Congenital anomalies of the esophagus and trachea are birth defects that occur before your baby is born. There are several kinds:
- Esophageal atresia- With esophageal atresia, your child's esophagus does not form properly, resulting in two segments that don't connect to each other. Since the esophagus is in two segments, liquid that a baby swallows cannot pass normally through the esophagus and reach the stomach. Also, ingested liquids may spill over into the bronchial tubes and cause pneumonia or airway obstruction.
- Tracheoesophageal fistula (TEF)- Often occurs with esophageal atresia. It's an abnormal connection in one or more places between your child's esophagus and the trachea. Normally, the esophagus and the trachea are two separate tubes that are not connected, but if a TEF is present, stomach content may regurgitate into the lungs.
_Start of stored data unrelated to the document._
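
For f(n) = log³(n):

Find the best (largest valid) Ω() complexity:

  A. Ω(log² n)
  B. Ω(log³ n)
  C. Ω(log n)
B

f(n) = log³(n) is Ω(log³ n).
All listed options are valid Big-Ω bounds (lower bounds),
but Ω(log³ n) is the tightest (largest valid bound).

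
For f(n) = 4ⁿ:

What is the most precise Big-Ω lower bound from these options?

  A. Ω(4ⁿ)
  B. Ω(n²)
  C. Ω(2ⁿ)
A

f(n) = 4ⁿ is Ω(4ⁿ).
All listed options are valid Big-Ω bounds (lower bounds),
but Ω(4ⁿ) is the tightest (largest valid bound).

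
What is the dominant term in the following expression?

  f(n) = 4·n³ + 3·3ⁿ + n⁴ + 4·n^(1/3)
3·3ⁿ

Looking at each term:
  - 4·n³ is O(n³)
  - 3·3ⁿ is O(3ⁿ)
  - n⁴ is O(n⁴)
  - 4·n^(1/3) is O(n^(1/3))

The term 3·3ⁿ (O(3ⁿ)) grows fastest and dominates all others.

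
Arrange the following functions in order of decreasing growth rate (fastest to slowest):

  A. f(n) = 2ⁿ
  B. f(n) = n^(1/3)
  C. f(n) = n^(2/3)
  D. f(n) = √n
A > C > D > B

Comparing growth rates:
A = 2ⁿ is O(2ⁿ)
C = n^(2/3) is O(n^(2/3))
D = √n is O(√n)
B = n^(1/3) is O(n^(1/3))

Therefore, the order from fastest to slowest is: A > C > D > B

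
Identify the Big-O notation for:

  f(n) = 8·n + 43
O(n)

The dominant term in 8·n + 43 is 8·n, which is Θ(n).
Lower-order terms (43) are asymptotically negligible.
Constants are absorbed, so the tightest bound is O(n).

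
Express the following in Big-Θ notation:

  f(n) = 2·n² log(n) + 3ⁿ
Θ(3ⁿ)

Order the terms by growth rate: 2·n² log(n) ≺ 3ⁿ.
The fastest-growing term 3ⁿ dominates as n → ∞; dropping its constant factor gives Θ(3ⁿ).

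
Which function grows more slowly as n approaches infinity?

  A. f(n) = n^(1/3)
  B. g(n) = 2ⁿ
A

f(n) = n^(1/3) is O(n^(1/3)), while g(n) = 2ⁿ is O(2ⁿ).
Since O(n^(1/3)) grows slower than O(2ⁿ), f(n) is dominated.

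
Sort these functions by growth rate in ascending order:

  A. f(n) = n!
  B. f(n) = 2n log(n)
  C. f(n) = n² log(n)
B < C < A

Comparing growth rates:
B = 2n log(n) is O(n log n)
C = n² log(n) is O(n² log n)
A = n! is O(n!)

Therefore, the order from slowest to fastest is: B < C < A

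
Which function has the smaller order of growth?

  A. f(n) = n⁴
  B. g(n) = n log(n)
B

f(n) = n⁴ is O(n⁴), while g(n) = n log(n) is O(n log n).
Since O(n log n) grows slower than O(n⁴), g(n) is dominated.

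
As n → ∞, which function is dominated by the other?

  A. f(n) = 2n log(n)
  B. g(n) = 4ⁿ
A

f(n) = 2n log(n) is O(n log n), while g(n) = 4ⁿ is O(4ⁿ).
Since O(n log n) grows slower than O(4ⁿ), f(n) is dominated.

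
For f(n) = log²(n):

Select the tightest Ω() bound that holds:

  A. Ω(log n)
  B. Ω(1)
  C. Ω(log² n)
C

f(n) = log²(n) is Ω(log² n).
All listed options are valid Big-Ω bounds (lower bounds),
but Ω(log² n) is the tightest (largest valid bound).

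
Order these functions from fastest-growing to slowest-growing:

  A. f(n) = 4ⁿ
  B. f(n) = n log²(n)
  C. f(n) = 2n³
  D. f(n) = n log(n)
A > C > B > D

Comparing growth rates:
A = 4ⁿ is O(4ⁿ)
C = 2n³ is O(n³)
B = n log²(n) is O(n log² n)
D = n log(n) is O(n log n)

Therefore, the order from fastest to slowest is: A > C > B > D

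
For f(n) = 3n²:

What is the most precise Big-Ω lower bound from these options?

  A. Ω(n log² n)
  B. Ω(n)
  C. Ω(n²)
C

f(n) = 3n² is Ω(n²).
All listed options are valid Big-Ω bounds (lower bounds),
but Ω(n²) is the tightest (largest valid bound).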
It is also possible, though rare, that a TEF can be present from the upper end of the esophagus to the trachea in which event, swallowed liquids would pass directly into the lungs.
- Isolated tracheoesophageal fistula- (Very rare) Where there is an abnormal communication between an otherwise intact esophagus and trachea either as a narrow opening or there can also be a rare long communication between esophagus and trachea called a tracheoesophageal cleft.
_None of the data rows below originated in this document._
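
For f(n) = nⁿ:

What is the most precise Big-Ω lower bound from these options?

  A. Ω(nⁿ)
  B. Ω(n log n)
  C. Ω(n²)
A

f(n) = nⁿ is Ω(nⁿ).
All listed options are valid Big-Ω bounds (lower bounds),
but Ω(nⁿ) is the tightest (largest valid bound).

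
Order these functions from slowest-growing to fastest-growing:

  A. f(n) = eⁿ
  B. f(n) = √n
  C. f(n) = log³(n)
C < B < A

Comparing growth rates:
C = log³(n) is O(log³ n)
B = √n is O(√n)
A = eⁿ is O(eⁿ)

Therefore, the order from slowest to fastest is: C < B < A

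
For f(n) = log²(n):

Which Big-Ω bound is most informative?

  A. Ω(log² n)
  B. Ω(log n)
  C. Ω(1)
A

f(n) = log²(n) is Ω(log² n).
All listed options are valid Big-Ω bounds (lower bounds),
but Ω(log² n) is the tightest (largest valid bound).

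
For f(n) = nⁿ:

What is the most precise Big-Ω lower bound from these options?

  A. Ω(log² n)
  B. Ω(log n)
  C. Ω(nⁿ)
C

f(n) = nⁿ is Ω(nⁿ).
All listed options are valid Big-Ω bounds (lower bounds),
but Ω(nⁿ) is the tightest (largest valid bound).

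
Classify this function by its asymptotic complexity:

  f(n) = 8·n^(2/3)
O(n^(2/3))

The dominant term in 8·n^(2/3) is 8·n^(2/3), which is Θ(n^(2/3)).
Constants are absorbed, so the tightest bound is O(n^(2/3)).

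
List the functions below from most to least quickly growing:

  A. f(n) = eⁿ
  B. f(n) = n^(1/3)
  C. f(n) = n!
C > A > B

Comparing growth rates:
C = n! is O(n!)
A = eⁿ is O(eⁿ)
B = n^(1/3) is O(n^(1/3))

Therefore, the order from fastest to slowest is: C > A > B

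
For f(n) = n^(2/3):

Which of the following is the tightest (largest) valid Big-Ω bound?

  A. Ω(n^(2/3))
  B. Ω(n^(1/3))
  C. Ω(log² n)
A

f(n) = n^(2/3) is Ω(n^(2/3)).
All listed options are valid Big-Ω bounds (lower bounds),
but Ω(n^(2/3)) is the tightest (largest valid bound).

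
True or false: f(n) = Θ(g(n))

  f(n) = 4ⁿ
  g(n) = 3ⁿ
False

f(n) = 4ⁿ is O(4ⁿ), and g(n) = 3ⁿ is O(3ⁿ).
Since they have different growth rates, f(n) = Θ(g(n)) is false.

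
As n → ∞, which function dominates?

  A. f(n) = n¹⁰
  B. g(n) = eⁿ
B

f(n) = n¹⁰ is O(n¹⁰), while g(n) = eⁿ is O(eⁿ).
Since O(eⁿ) grows faster than O(n¹⁰), g(n) dominates.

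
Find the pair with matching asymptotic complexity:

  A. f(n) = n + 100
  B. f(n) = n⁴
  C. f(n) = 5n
A and C

Examining each function:
  A. n + 100 is O(n)
  B. n⁴ is O(n⁴)
  C. 5n is O(n)

Functions A and C both have the same complexity class.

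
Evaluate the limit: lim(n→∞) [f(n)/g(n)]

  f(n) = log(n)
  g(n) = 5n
0

Since log(n) (O(log n)) grows slower than 5n (O(n)),
the ratio f(n)/g(n) → 0 as n → ∞.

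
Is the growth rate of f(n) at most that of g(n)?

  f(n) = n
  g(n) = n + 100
True

f(n) = n and g(n) = n + 100 are both O(n).
Big-O permits equal growth rates (f ≤ c·g for some c), so f(n) = O(g(n)) is true.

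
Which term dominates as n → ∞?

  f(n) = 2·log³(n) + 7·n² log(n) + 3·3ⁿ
3·3ⁿ

Looking at each term:
  - 2·log³(n) is O(log³ n)
  - 7·n² log(n) is O(n² log n)
  - 3·3ⁿ is O(3ⁿ)

The term 3·3ⁿ (O(3ⁿ)) grows fastest and dominates all others.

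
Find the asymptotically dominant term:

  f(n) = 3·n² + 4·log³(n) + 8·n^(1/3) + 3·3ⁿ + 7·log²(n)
3·3ⁿ

Looking at each term:
  - 3·n² is O(n²)
  - 4·log³(n) is O(log³ n)
  - 8·n^(1/3) is O(n^(1/3))
  - 3·3ⁿ is O(3ⁿ)
  - 7·log²(n) is O(log² n)

The term 3·3ⁿ (O(3ⁿ)) grows fastest and dominates all others.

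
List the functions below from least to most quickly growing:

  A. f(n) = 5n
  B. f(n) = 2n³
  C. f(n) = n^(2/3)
C < A < B

Comparing growth rates:
C = n^(2/3) is O(n^(2/3))
A = 5n is O(n)
B = 2n³ is O(n³)

Therefore, the order from slowest to fastest is: C < A < B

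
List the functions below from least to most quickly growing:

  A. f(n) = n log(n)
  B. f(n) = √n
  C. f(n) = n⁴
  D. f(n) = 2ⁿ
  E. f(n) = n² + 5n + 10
B < A < E < C < D

Comparing growth rates:
B = √n is O(√n)
A = n log(n) is O(n log n)
E = n² + 5n + 10 is O(n²)
C = n⁴ is O(n⁴)
D = 2ⁿ is O(2ⁿ)

Therefore, the order from slowest to fastest is: B < A < E < C < D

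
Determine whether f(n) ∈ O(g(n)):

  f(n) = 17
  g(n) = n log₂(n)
True

f(n) = 17 is O(1), and g(n) = n log₂(n) is O(n log n).
Since O(1) ⊆ O(n log n) (f grows no faster than g), f(n) = O(g(n)) is true.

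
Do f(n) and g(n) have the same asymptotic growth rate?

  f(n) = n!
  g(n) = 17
False

f(n) = n! is O(n!), and g(n) = 17 is O(1).
Since they have different growth rates, f(n) = Θ(g(n)) is false.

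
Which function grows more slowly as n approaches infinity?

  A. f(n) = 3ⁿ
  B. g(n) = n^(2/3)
B

f(n) = 3ⁿ is O(3ⁿ), while g(n) = n^(2/3) is O(n^(2/3)).
Since O(n^(2/3)) grows slower than O(3ⁿ), g(n) is dominated.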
- Trachea atresia- (Very rare) an absence of part or all of your child's trachea.
- Tracheal stenosis- (Very rare) is a constriction of the trachea.
- Tracheal occlusion- (Very rare) is a blockage in the trachea.
Boston Children's Hospital surgeons can create a nearly normal, functioning esophagus for your child by elongating and then joining together the incomplete segments. It's called the Foker Technique and Children's is the only pediatric hospital in the world that can do it.